The appellee claims that the purposes enumerated in the corporate charter are illegal per se, and also that the corporation was abusing its corporate franchise, all of which is denied by the defendants. But, before the validity of the judgment of the superior court can be determined, it is necessary to examine the pleading upon which the judgment was entered.

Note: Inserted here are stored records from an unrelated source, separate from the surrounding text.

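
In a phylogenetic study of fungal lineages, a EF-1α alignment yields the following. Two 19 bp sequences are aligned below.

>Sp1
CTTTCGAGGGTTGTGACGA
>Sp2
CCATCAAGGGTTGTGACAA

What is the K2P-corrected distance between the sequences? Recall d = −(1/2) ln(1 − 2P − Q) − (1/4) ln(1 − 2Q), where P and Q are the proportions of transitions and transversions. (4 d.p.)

Of 19 sites, 3 differences are transitions and 1 are transversions, so P = 3/19 ≈ 0.157895 and Q = 1/19 ≈ 0.052632.
Under the Kimura two-parameter model, d = −½ ln(1 − 2P − Q) − ¼ ln(1 − 2Q).
1 − 2P − Q = 0.631578, giving −½ ln(0.631578) = 0.229767.
1 − 2Q = 0.894736, giving −¼ ln(0.894736) = 0.027807.
d = 0.229767 + 0.027807 = 0.257574.

0.2576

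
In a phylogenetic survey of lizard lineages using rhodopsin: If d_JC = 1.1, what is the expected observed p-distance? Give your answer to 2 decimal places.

0.58

p = (3/4)(1 − e^(−4d/3)) = 0.75 × (1 − e^(-1.466667)) = 0.75 × (1 − 0.230693) = 0.576980.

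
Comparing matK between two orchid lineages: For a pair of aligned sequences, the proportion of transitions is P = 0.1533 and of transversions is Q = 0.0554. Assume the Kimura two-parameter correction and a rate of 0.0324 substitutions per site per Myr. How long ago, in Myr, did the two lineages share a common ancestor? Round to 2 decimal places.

Under the Kimura two-parameter model, d = −½ ln(1 − 2P − Q) − ¼ ln(1 − 2Q).
1 − 2P − Q = 0.638, giving −½ ln(0.638) = 0.224708.
1 − 2Q = 0.8892, giving −¼ ln(0.8892) = 0.029358.
d = 0.224708 + 0.029358 = 0.254066.
Under a molecular clock d = 2μt, so t = d/(2μ) = 0.254066 / (2 × 0.0324) = 3.92 Myr.

3.92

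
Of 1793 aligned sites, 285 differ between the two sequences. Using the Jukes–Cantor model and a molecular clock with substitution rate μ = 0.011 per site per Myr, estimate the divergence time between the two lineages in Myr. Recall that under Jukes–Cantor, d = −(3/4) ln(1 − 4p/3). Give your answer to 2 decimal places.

p = 285/1793 ≈ 0.158951.
d = −(3/4) ln(1 − 4p/3) = −0.75 ln(1 − 0.211935) = −0.75 ln(0.788065)
  = −0.75 × (-0.238175) = 0.178631 substitutions/site.
Under a molecular clock d = 2μt, so t = d/(2μ) = 0.178631 / (2 × 0.011) = 8.12 Myr.

8.12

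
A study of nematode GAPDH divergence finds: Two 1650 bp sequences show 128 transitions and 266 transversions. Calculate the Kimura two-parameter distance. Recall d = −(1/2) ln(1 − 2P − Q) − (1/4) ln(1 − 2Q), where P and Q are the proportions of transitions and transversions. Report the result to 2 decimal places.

P = 128/1650 ≈ 0.077576 and Q = 266/1650 ≈ 0.161212.
Under the Kimura two-parameter model, d = −½ ln(1 − 2P − Q) − ¼ ln(1 − 2Q).
1 − 2P − Q = 0.683636, giving −½ ln(0.683636) = 0.190165.
1 − 2Q = 0.677576, giving −¼ ln(0.677576) = 0.097308.
d = 0.190165 + 0.097308 = 0.287473.

0.29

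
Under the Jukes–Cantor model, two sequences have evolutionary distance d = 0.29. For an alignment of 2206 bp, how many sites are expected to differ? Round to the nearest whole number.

531

Invert JC69: p = (3/4)(1 − e^(−4d/3)) = 0.75 × (1 − e^(-0.386667)) = 0.75 × (1 − 0.679317) = 0.240512.
Expected differing sites = pL ≈ 0.240512 × 2206 = 530.569472 ≈ 531.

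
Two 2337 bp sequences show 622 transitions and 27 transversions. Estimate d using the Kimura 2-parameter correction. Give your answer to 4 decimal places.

P = 622/2337 ≈ 0.266153 and Q = 27/2337 ≈ 0.011553.
Under the Kimura two-parameter model, d = −½ ln(1 − 2P − Q) − ¼ ln(1 − 2Q).
1 − 2P − Q = 0.456141, giving −½ ln(0.456141) = 0.392477.
1 − 2Q = 0.976894, giving −¼ ln(0.976894) = 0.005844.
d = 0.392477 + 0.005844 = 0.398321.

0.3983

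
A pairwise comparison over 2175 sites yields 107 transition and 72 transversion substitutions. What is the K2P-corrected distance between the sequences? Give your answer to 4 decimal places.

P = 107/2175 ≈ 0.049195 and Q = 72/2175 ≈ 0.033103.
Under the Kimura two-parameter model, d = −½ ln(1 − 2P − Q) − ¼ ln(1 − 2Q).
1 − 2P − Q = 0.868507, giving −½ ln(0.868507) = 0.070490.
1 − 2Q = 0.933794, giving −¼ ln(0.933794) = 0.017125.
d = 0.070490 + 0.017125 = 0.087615.

0.0876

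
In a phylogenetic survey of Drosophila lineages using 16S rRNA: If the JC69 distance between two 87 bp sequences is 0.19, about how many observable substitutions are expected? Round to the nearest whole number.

Invert JC69: p = (3/4)(1 − e^(−4d/3)) = 0.75 × (1 − e^(-0.253333)) = 0.75 × (1 − 0.776209) = 0.167843.
Expected differing sites = pL ≈ 0.167843 × 87 = 14.602341 ≈ 15.

15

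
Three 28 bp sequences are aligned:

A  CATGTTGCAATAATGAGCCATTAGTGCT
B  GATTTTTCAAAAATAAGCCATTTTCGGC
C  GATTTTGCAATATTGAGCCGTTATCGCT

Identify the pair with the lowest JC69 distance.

A and C

A–B: 10/28 differ, p = 0.357, d = 0.485.
A–C: 6/28 differ, p = 0.214, d = 0.252.
B–C: 8/28 differ, p = 0.286, d = 0.360.
The smallest distance is between A and C.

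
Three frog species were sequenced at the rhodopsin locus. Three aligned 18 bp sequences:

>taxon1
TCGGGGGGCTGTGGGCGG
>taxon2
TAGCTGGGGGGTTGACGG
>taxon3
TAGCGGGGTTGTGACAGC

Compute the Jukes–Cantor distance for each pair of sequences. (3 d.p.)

taxon1–taxon2: 7/18 sites differ → p ≈ 0.388889, d = −0.75 ln(1 − 0.518519) = 0.548166 ≈ 0.548.
taxon1–taxon3: 7/18 sites differ → p ≈ 0.388889, d = −0.75 ln(1 − 0.518519) = 0.548166 ≈ 0.548.
taxon2–taxon3: 8/18 sites differ → p ≈ 0.444444, d = −0.75 ln(1 − 0.592592) = 0.673455 ≈ 0.673.

d(taxon1,taxon2) = 0.548, d(taxon1,taxon3) = 0.548, d(taxon2,taxon3) = 0.673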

Prior to 1937 the complaint in a quo warranto proceeding filed by the Attorney General merely inquired by what authority the defendant exercised the claimed right, franchise or privilege, and thereupon the defendants were required by plea to justify the warrant of authority'-under which they acted. The issue between the Attorney General and the defendants was formulated by the replication, where the real controversy against the defendants was first disclosed. The Quo Warranto Act was amended in 1937, and this practice was still authorized but, in addition, an alternative manner of pleading was provided, vis., “If the plaintiff elects to set forth expressly in the complaint the grounds for an attack on the defendant’s claimed right, the defendant may answer the complaint or present a motion directed thereto as in other civil actions, but if the complaint is in general terms, as in this Act provided, the defendant shall by answer disclaim or justify, and ' if he justifies shall set out the facts which show the lawful authority to exercise the right claimed. The plaintiff may reply to the answer or present a motion directed thereto as in other civil actions.” Ill. Rev. Stat. 1945, chap. 112, par. 11.

In this case the alternative practice authorized has been followed in a complaint of two counts, the first directed against the directors, and the second against the corporate defendant. Count 1 alleges the directors filed an application to form a corporation not for pecuniary profit, setting out the purposes, and that the Secretary of State issued a certificate of incorporation for such purposes; that such certificate of incorporation was illegally issued because the purposes were void, and that the individual defendants as directors are exercising privileges and franchises of the Gentile Cooperative Association without authority, because the purposes of said incorporation are illegal and subversive; and it thereupon sets out as conclusions in what respect the purposes disclosed in the corporate charter are contrary to law, thereby rendering the individual defendants subject to be ousted from the exercise of such privileges, and it requires an answer to show by what right they claim, etc.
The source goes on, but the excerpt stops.